Porventura

 

Hoje tem Porventura (Record, 2012), do Antonio Cícero:

Um dos destaques desta reunião de textos poéticos, "Blackout" conduz o(a)s leitore(a)s, além da evidente linguagem poética, por uma trilha, espécie de um relato ou crônica a respeito de angústia, solidão, temores urbanos.

O narrador-voz poética diz atravessar noites sentado diante de um computador em aventura incontornável, tecendo a madrugada e poemas e, por deixar a janela aberta, teme um ataque de um vizinho:

"E se ele a tudo atentar/ e por inveja e recalque/ me der um tiro de lá?/ Melhor fechar o blackout".
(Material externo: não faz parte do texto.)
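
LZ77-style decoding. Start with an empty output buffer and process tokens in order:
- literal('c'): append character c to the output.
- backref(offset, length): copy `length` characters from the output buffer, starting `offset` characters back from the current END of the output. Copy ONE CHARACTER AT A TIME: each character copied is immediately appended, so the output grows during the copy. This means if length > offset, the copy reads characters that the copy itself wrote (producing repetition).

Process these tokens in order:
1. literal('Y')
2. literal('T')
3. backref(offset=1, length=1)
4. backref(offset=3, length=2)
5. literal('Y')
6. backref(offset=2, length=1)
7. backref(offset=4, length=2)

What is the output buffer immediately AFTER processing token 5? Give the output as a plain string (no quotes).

Answer: YTTYTY

Derivation:
Token 1: literal('Y'). Output: "Y"
Token 2: literal('T'). Output: "YT"
Token 3: backref(off=1, len=1). Copied 'T' from pos 1. Output: "YTT"
Token 4: backref(off=3, len=2). Copied 'YT' from pos 0. Output: "YTTYT"
Token 5: literal('Y'). Output: "YTTYTY"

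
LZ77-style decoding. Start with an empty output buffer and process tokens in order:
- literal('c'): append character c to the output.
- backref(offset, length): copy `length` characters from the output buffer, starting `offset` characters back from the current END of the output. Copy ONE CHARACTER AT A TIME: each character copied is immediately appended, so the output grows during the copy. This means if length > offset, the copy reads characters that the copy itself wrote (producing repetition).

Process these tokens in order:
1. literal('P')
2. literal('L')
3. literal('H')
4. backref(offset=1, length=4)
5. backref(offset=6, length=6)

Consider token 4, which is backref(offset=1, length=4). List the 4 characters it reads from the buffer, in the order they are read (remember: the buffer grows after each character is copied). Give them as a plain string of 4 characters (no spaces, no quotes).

Token 1: literal('P'). Output: "P"
Token 2: literal('L'). Output: "PL"
Token 3: literal('H'). Output: "PLH"
Token 4: backref(off=1, len=4). Buffer before: "PLH" (len 3)
  byte 1: read out[2]='H', append. Buffer now: "PLHH"
  byte 2: read out[3]='H', append. Buffer now: "PLHHH"
  byte 3: read out[4]='H', append. Buffer now: "PLHHHH"
  byte 4: read out[5]='H', append. Buffer now: "PLHHHHH"

Answer: HHHH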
O impulso da e pela vida, de "Blackout", motor para seguir usufruindo a beleza, o dilaceramento e o nonsense do real, dialoga com "Meio-fio", mesmo que por meio de poucos pontos de contato.

Neste poema, (outra vez) um narrador-voz poética relata ter programado uma sessão de cinema, respiro para uma noite de domingo no Rio de Janeiro.

A uma quadra do planejado destino, um incidente – pedra no caminho – coloca o personagem em uma calçada, abrindo espaço para inesperada experiência:

"Mas a noite, com a malícia/ e a fluidez de um jaguar,/ nada espera. Da Avenida/ Atlântica, a maresia,/ cio marinho, alicia/ para outras eras da vida.".

Evocada em dois poemas já citados, a existência é reverenciada em "O fim da vida", outro ponto alto de Porventura:

"Conhece da humana lida/ a sorte:/ o único fim da vida/ é a morte/ e não há, depois da morte,/ mais nada./ Eis o que torna esta vida/ sagrada:/ ela é tudo e o resto, nada.".

A percepção lúcida do fim da jornada vital é mote de um texto poético que o autor, sofisticado poeta e ensaísta filosófico, dedica à memória de um irmão e em "A morte de Arquimedes de Siracusa".

E o narrador-voz poética recorrente em Porventura, mesmo e talvez por apreciar todo viver, enuncia em "Valeu" não querer uma eventual segunda oportunidade (se for-fosse possível):

"Vida, valeu./ Não te repetirei jamais."

Doce mistério, o pulso que ainda pulsa recebe artística forma em "3h47", que encerra Porventura com síntese, repertório e humor, revelando que o poeta – sem dúvida – sabe que a vida é mais:

"Bem que Horácio dizia/ preferir dormir bem/ a escrever poesia.".